May 10, 2018
While I was speaking at the Clever Content Conference in Copenhagen this April, my friend, Christian, proudly showed me his hometown Copenhagen. The city is not big and you can pretty much walk and bike everywhere. He and I walked around the town for 8 hours straight. I visited little mermaid, churches, the Royal garden and more. But I was mostly blown away by an area called Freetown Christiania. I was shocked that a place like this could exist in modern society. Christiania is a self-proclaimed autonomous anarchist district of about 850 to 1,000 residents, covering approx. 84 acres in Copenhagen. The people in Christiania have developed their own set of rules, independent of the Danish government. The rules forbid stealing, violence, guns etc. It started back in the 70’s with many hippies who cherished a progressive and liberal lifestyle. Of course, the idea was great and the utopia didn’t last. Crime organizations and gangsters quickly infiltrated the area.

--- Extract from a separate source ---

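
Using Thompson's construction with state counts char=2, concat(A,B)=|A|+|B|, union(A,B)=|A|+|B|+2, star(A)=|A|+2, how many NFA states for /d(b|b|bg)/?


Syntax tree has 5 char leaf(s), 2 union(s), 0 star(s)
chars contribute 5×2 = 10; each union adds +2; each star adds +2
Total: 10 + 4 + 0 = 14 states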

In the middle of Christiania is Pusher Street where you can buy different grades of marijuana. But weed is not legal in Copenhagen, the people who are selling are not really law-abiding citizens. Therefore, when you walk down that street, you are not allowed to take pictures. These people don’t want their faces plastered all over social media. When I was walking on that particular street, I could tell I was being watched, but the mood was light… People were talking and joking, but you could tell people were watching you.
In that area, graffiti everywhere. All the houses are built with recycled material. None of these houses have solid foundations. It seems that there are public showers for residents. Even though people say no rules apply to Christiania there are clearly unwritten rules or codes that people live by. Because of that, the area is not dirty and there are no piles of smelly trash. So, despite the anarchy, there are still rules that people need to follow so that the community won’t fall into chaos. It’s called Freetown, but it’s not so free that you can do anything you want if it messes up the community.
Walking around Christiania made me think about creative development in marketing. Being creative doesn’t mean any boundaries. It’s quite the opposite. Without boundaries, it’s created for the sake of being creative. It’s random. It’s like using a bow to shoot arrows but without aim or a target.
The inception of a creative concept for a big marketing campaign needs to be guided by some sort of rules or boundaries. Those boundaries are set by a brand guide, messaging framework, campaign objectives and more. Therefore, you need to craft a creative brief which includes relevant information such as communications objectives, the name of the product, product value propositions, marketing channels where the campaign will run, target audience and calls-to-action. The brief should be 1-2 pages, not 30 slides. You set up some boundaries while leaving the creative director freedom to come up with several awesome ideas to guide your marketing campaigns. Constraints need to be set up in order for creativity to flourish. Rules need to be established even for anarchy to exist.
I was surprised that a place like Freetown Christiania is tolerated by the Danish government. This town adds a unique differentiator to the brand of Copenhagen. It drives more than 500,000 visitors a year and is the 4th most popular tourist spot of the city. When you have a chance to visit Copenhagen, please check it out.